Given six distinct pairs of gloves, 12 distinct gloves in all, how many ways are there to distribute two gloves to each of six sisters?
a) if the two gloves someone receives might both be for the left hand or right hand.
b) if each sister gets one left and one right.
Soln:
a) So i thought about dissectng the problem first into finding the number of ways in which I could make pairs of gloves:
C(12, 2)
then I asked how many ways could the sets of gloves be assigned amongst the 6 sisters:
$6!$
and taking the product of this would give me the amount of ways this could occur:
= C(12,2) * 6!
then for part b)
using this same idea except:
C(6,1) C(6,1) for the left and right glove each .
the C(6,1)*C(6,1)*6!
Right way to think them through?
Best Answer
Some components in the proposed answers are relevant, but the answers are at quite a distance from the truth.
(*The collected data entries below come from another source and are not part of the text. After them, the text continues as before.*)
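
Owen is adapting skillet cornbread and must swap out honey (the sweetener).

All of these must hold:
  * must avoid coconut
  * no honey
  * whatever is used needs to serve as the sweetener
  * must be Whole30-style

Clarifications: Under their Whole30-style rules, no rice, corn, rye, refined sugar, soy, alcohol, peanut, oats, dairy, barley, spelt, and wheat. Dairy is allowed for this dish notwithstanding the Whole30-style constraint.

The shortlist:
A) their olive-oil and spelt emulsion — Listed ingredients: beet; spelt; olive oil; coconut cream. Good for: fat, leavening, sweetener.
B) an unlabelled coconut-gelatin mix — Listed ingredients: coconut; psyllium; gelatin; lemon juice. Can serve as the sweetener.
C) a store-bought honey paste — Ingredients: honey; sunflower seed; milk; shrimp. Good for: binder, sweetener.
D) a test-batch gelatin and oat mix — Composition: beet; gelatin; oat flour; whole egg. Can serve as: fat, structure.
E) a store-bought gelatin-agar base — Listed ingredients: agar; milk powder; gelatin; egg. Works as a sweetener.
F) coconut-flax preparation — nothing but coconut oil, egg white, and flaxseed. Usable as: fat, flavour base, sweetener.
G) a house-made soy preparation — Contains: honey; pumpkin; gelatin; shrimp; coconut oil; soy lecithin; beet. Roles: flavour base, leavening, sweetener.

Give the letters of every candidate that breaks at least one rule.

A: has spelt, so not Whole30-style; has coconut cream, so not coconut-free — no
B: has coconut, so not coconut-free — no
C: has honey, so not honey-free — out
D: not usable as a sweetener; has oat flour, so not Whole30-style — out
E: dairy is permitted under the Whole30-style carve-out; nothing else excluded — keep
F: has coconut oil, so not coconut-free — reject
G: has soy lecithin, so not Whole30-style; has coconut oil, so not coconut-free (and 1 more) — out

A, B, C, D, F, G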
a) Line up the people in order of age. The gloves for the leftmost one can be chosen in $\binom{12}{2}$ ways. For every such way, the gloves for the next person can be chosen in $\binom{10}{2}$ ways. For every way of assigning gloves to the first two people, there are $\binom{8}{2}$ ways to assign gloves to the third. And so on, for a total of $\binom{12}{2}\cdot\binom{10}{2}\cdot\binom{8}{2}\cdots\binom{2}{2}$.
This expression can be greatly simplified, to $\frac{12!}{2^6}$. You may want to look for an argument that yields this answer directly.
b) There are $(6)(6)$ ways to assign right and left gloves to the leftmost person. For every such way, there are $(5)(5)$ ways to assign right and left gloves to the next person, and so on.
Or else imagine distributing the right gloves first. This can be done in $6!$ ways. For each way, the left gloves can be distributed in $6!$ ways, for a total of $(6!)^2$.